Elle va pouvoir saisir les assurances-vie des patrons usant du travail au noir, l'Urssaf se félicite "des nouveaux moyens de lutte" du projet de loi contre les fraudes

Titre : L'Urssaf se réjouit des nouvelles mesures de lutte contre le travail dissimulé : saisies des assurances-vie des employeurs concernés Le 5 mai 2026, sur
Titre : L'Urssaf se réjouit des nouvelles mesures de lutte contre le travail dissimulé : saisies des assurances-vie des employeurs concernés
Le 5 mai 2026, sur les ondes de BFM Business, Damien Ientile, directeur de l'Urssaf Caisse nationale, a exprimé un soutien sans réserve au projet de loi récemment introduit pour lutter contre les fraudes sociales et fiscales. Ce texte, qui doit être approuvé par l'Assemblée nationale dans la même journée, vise à renforcer les capacités de détection et de sanction en matière de travail dissimulé, avec un objectif de recouvrement d'environ 1,5 milliard d'euros pour les caisses de l'État.
Des mesures de lutte renforcées
Le projet de loi prévoit l’instauration de sanctions plus sévères pour les entreprises qui emploient des travailleurs non déclarés. En plus d’améliorer les méthodes de détection, il propose un partage d'informations entre divers organismes, une approche qui pourrait transformer les pratiques de contrôle de l'Urssaf. Ientile a souligné que ces nouvelles mesures sont essentielles pour une lutte efficace contre le travail dissimulé.
L'intelligence artificielle au service de la détection
Parmi les dispositifs innovants du projet, l'intégration de l'intelligence artificielle se démarque. Cela devrait permettre un ciblage plus précis des contrôles. "Pour améliorer notre capacité à lutter contre le travail dissimulé, nous devons affiner notre ciblage," a-t-il déclaré. Grâce à des modèles statistiques avancés, l'Urssaf espère ainsi détecter plus rapidement les entreprises qui ne respectent pas la législation.
Sanctions pour les donneurs d'ordre
Le texte prévoit également des sanctions à l'encontre des entreprises qui font appel à des sous-traitants pratiquant le travail dissimulé. Par exemple, une entreprise pourrait se voir contrainte de rembourser les cotisations non versées si elle emploie un sous-traitant non déclaré. Cette mesure vise à responsabiliser les donneurs d'ordre et à assainir le marché du travail, un enjeu crucial pour la régularité des pratiques économiques.
Saisie des assurances-vie : une mesure marquante
Une des dispositions les plus significatives du projet de loi est la possibilité de saisir les assurances-vie des dirigeants ayant recours au travail dissimulé.
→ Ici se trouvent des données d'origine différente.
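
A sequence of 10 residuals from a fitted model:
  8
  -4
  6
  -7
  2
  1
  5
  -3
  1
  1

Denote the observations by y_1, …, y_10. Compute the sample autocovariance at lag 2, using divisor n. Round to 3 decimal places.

Mean ȳ = (8 − 4 + 6 − 7 + 2 + 1 + 5 − 3 + 1 + 1)/10 = 1.0000
Σ_{t=1}^{8}(y_t−ȳ)(y_{t+2}−ȳ) = 84.0000
γ_2 = 84.0000 / 10 = 8.400

8.400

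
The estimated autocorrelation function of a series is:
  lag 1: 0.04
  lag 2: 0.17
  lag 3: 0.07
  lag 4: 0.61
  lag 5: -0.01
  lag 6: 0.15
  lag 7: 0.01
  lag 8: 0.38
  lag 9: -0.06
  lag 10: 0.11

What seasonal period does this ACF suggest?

4

The largest autocorrelation is r_4 = 0.61, with a weaker echo at lag 8 (0.38); the remaining lags stay at or below 0.17.
The dominant spike at lag 4 indicates a seasonal period of 4.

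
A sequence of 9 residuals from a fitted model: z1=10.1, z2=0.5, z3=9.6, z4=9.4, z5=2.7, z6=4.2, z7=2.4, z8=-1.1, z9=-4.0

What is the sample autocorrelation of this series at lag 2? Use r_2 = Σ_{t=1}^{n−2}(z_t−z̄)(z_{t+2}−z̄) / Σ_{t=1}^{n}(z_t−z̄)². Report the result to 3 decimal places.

Mean z̄ = (10.1 + 0.5 + 9.6 + 9.4 + 2.7 + 4.2 + 2.4 − 1.1 − 4.0)/9 = 3.7556
Numerator Σ_{t=1}^{7}(z_t−z̄)(z_{t+2}−z̄) = 24.8294
Denominator Σ(z_t−z̄)² = 203.7422
r_2 = 24.8294 / 203.7422 = 0.122

0.122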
Cette mesure vise à améliorer le recouvrement des sommes dues par les fraudeurs, ce qui pourrait modifier en profondeur le comportement des entreprises. "Cela nous permettra de récupérer davantage de sommes liées à des fraudes," a précisé Ientile.
Accès élargi aux données fiscales
En outre, le projet de loi prévoit d'élargir l'accès aux informations fiscales et patrimoniales pour une série d'organismes. Ce partage d'informations est destiné à renforcer la transparence et à faciliter la détection des fraudes, contribuant ainsi à un assainissement durable de l'économie. L’Urssaf mise sur ces nouvelles mesures pour améliorer l'efficacité de ses contrôles.
Le soutien des institutions
De nombreuses institutions ont déjà affiché leur soutien à ce projet, qui devrait voir le jour dans un futur proche. En votant ce texte, l'Assemblée nationale envoie un message clair aux entreprises sur l'importance de la transparence et de la déclaration des salariés. Les acteurs économiques doivent désormais prendre conscience que la lutte contre la fraude est une priorité nationale.
La date d'entrée en vigueur des nouvelles mesures sera précisée lors des débats parlementaires à venir, mais les attentes à ce sujet sont déjà palpables. L’Urssaf, avec ces nouveaux outils à sa disposition, espère significativement réduire l'ampleur du travail dissimulé en France.